Defining the American Dream


I am excited to announce that I've succeeded in my quest to get a course proposal accepted! It will be offered this February, and I'm busy collecting all kinds of good things to share and discuss.

Here's a peek at the basic idea, subject to minor alterations.
As always, I welcome your suggestions.


The American Dream: How Has It Changed?

We'll engage in a bit of "dream analysis" as we examine this question. David Kamp's essay, Rethinking the American Dream, suggests there's been a shift in our national aspirations from “a set of deeply held ideals rather than a checklist of goals or entitlements.” Kamp, an editor at
Vanity Fair, noted in April:
As a people, we Americans are unique in having such a thing, a more or less Official National Dream. (There is no correspondingly stirring Canadian Dream or Slovakian Dream.) It is part of our charter—as articulated in the second sentence of the Declaration of Independence, in the famous bit about “certain unalienable Rights” that include “Life, Liberty and the pursuit of Happiness”—and it is what makes our country and our way of life attractive and magnetic to people in other lands.
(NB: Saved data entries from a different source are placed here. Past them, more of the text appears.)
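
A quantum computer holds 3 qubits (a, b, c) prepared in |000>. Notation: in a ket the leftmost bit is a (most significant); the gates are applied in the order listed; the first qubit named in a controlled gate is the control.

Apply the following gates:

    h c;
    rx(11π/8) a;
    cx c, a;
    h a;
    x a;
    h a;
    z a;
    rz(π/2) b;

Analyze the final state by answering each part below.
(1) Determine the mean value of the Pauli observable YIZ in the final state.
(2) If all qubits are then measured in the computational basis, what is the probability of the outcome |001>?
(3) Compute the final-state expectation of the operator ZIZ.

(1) In the final state, YIZ has expectation sqrt(sqrt(2) + 2)/2. Key observation: steps 4-7 multiply out to the identity, so the circuit reduces to the remaining gates.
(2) The probability of measuring |001> is sqrt(2 - sqrt(2))/8 + 1/4.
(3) The expectation value of ZIZ is -sqrt(2 - sqrt(2))/2.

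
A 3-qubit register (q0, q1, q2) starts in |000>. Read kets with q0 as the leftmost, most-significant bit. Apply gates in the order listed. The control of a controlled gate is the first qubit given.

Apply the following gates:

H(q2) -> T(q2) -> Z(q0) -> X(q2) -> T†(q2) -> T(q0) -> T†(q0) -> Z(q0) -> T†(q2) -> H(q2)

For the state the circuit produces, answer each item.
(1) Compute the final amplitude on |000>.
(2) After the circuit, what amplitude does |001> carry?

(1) The final state's coefficient on |000> equals -I/2 + exp(I*pi/4)/2.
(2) The final state's coefficient on |001> equals exp(I*pi/4)/2 + I/2.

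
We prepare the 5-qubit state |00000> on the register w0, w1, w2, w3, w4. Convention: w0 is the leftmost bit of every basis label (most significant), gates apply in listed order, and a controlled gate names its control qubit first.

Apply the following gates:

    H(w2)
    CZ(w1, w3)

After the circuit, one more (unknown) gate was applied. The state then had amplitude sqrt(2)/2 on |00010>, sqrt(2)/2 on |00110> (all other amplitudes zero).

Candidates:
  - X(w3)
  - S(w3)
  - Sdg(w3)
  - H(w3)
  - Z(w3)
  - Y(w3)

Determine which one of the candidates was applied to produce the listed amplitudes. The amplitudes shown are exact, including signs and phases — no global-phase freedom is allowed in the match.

The unique candidate consistent with the amplitudes is X(w3).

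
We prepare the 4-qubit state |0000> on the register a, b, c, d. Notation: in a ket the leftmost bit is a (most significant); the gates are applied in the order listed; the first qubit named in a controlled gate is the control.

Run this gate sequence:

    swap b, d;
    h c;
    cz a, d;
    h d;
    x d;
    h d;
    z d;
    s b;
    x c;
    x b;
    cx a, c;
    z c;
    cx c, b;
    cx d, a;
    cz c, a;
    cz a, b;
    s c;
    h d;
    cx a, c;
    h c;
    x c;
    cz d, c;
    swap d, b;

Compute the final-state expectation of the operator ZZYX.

In the final state, ZZYX has expectation -1. Key observation: the block from step 4 through step 7 cancels to the identity and can be dropped.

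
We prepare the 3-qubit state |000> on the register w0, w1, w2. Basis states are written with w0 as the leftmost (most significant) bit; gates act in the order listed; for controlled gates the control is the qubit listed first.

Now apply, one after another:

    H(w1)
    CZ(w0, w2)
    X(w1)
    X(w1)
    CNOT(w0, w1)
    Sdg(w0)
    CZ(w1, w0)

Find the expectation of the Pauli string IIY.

In the final state, IIY has expectation 0. Key observation: the block from step 3 through step 4 cancels to the identity and can be dropped.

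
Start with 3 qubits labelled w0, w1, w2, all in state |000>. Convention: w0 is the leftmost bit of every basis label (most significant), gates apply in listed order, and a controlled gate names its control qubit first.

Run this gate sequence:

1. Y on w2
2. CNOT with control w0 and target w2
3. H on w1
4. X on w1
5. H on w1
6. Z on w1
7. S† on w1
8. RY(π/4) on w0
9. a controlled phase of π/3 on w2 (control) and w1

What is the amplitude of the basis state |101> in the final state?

The final state's coefficient on |101> equals I*sqrt(2 - sqrt(2))/2. Key observation: steps 3-6 multiply out to the identity, so the circuit reduces to the remaining gates.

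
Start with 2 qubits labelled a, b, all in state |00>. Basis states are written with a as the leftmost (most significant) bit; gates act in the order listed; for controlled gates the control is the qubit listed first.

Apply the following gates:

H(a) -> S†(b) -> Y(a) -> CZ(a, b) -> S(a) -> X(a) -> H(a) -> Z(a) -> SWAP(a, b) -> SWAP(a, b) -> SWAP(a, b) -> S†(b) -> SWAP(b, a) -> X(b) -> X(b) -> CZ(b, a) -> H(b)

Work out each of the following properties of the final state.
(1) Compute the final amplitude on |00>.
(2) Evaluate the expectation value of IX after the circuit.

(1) The final state's coefficient on |00> equals sqrt(2)*(-1 - I)/4.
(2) The observable IX averages to 1.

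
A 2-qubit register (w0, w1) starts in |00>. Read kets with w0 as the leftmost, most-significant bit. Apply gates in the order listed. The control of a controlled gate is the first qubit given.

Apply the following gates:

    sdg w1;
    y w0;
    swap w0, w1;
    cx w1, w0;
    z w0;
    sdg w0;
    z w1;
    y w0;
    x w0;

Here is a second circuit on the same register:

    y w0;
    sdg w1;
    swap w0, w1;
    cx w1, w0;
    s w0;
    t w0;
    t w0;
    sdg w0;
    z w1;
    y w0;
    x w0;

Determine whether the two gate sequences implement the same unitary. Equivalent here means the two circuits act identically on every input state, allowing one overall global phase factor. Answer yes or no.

Yes — the two circuits implement the same unitary up to a global phase.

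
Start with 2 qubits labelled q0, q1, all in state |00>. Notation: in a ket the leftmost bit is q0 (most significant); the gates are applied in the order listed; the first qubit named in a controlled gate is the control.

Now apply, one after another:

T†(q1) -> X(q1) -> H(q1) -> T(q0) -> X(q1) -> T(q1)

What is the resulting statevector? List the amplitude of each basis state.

After the circuit, the state carries amplitude -sqrt(2)/2 on |00>, sqrt(2)*exp(I*pi/4)/2 on |01>, 0 on |10>, 0 on |11>.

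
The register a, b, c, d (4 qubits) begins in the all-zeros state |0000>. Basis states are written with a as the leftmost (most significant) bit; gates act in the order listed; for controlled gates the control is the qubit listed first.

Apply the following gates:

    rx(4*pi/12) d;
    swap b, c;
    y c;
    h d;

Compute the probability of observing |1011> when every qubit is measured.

A full measurement returns |1011> with probability 0.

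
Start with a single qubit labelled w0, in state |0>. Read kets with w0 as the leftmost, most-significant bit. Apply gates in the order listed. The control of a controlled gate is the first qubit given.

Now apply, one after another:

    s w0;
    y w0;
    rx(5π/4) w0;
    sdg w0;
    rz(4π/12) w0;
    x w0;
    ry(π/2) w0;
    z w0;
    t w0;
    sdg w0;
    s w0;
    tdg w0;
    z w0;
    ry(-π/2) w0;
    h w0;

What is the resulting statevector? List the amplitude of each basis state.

The resulting statevector has amplitude sqrt(2)*(-sqrt(sqrt(2) + 2) + sqrt(2 - sqrt(2))*exp(I*pi/3))*exp(5*I*pi/6)/4 on |0>, sqrt(2)*(sqrt(sqrt(2) + 2) + sqrt(2 - sqrt(2))*exp(I*pi/3))*exp(5*I*pi/6)/4 on |1>. Key observation: gates 7-14 undo each other exactly, leaving only the rest of the circuit to track.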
We'll use several short readings to stimulate discussion about The American Dream, including passages from John Kenneth Galbraith's 1958 book The Affluent Society and Henry Luce's 1941 essay “The American Century” in Life. The class will also watch the Academy Award-winning documentary American Dream, and some popular culture films which depict the issue such as the classic Depression tale Grapes of Wrath, to The Adventures of Ozzie and Harriet and The Honeymooners to Hollywood documentary Frank Capra's American Dream to the contemporary The Namesake about immigrants from India seeking a better life in the US.


4 comments:

lisleman said...

new American dream - be on a reality TV show (balloon boy, White House crashers)
This sounds very interesting. I think the diversity of immigrants that came here and still come here makes for a very dynamic but yet mostly common American dream.
My definition was to own your own home but I guess it's more general than that.

secret agent woman said...

Sounds like an interesting course. I absolutely loved the Namesake.

phd in yogurtry said...

The American Dream -- I have two competing associations. One relates to immigrants who can succeed here, who couldn't otherwise, in their home country. Where one's ability can surmount birth class.

The other relates to a more modern, suburban, materialistic twist. The big car, the gold credit card, the big rock diamond, so many signs of shallow accomplishments.

Lisa Wheeler Milton said...

Mrs. PhD nailed it for me.

And I loved the Namesake, every bit.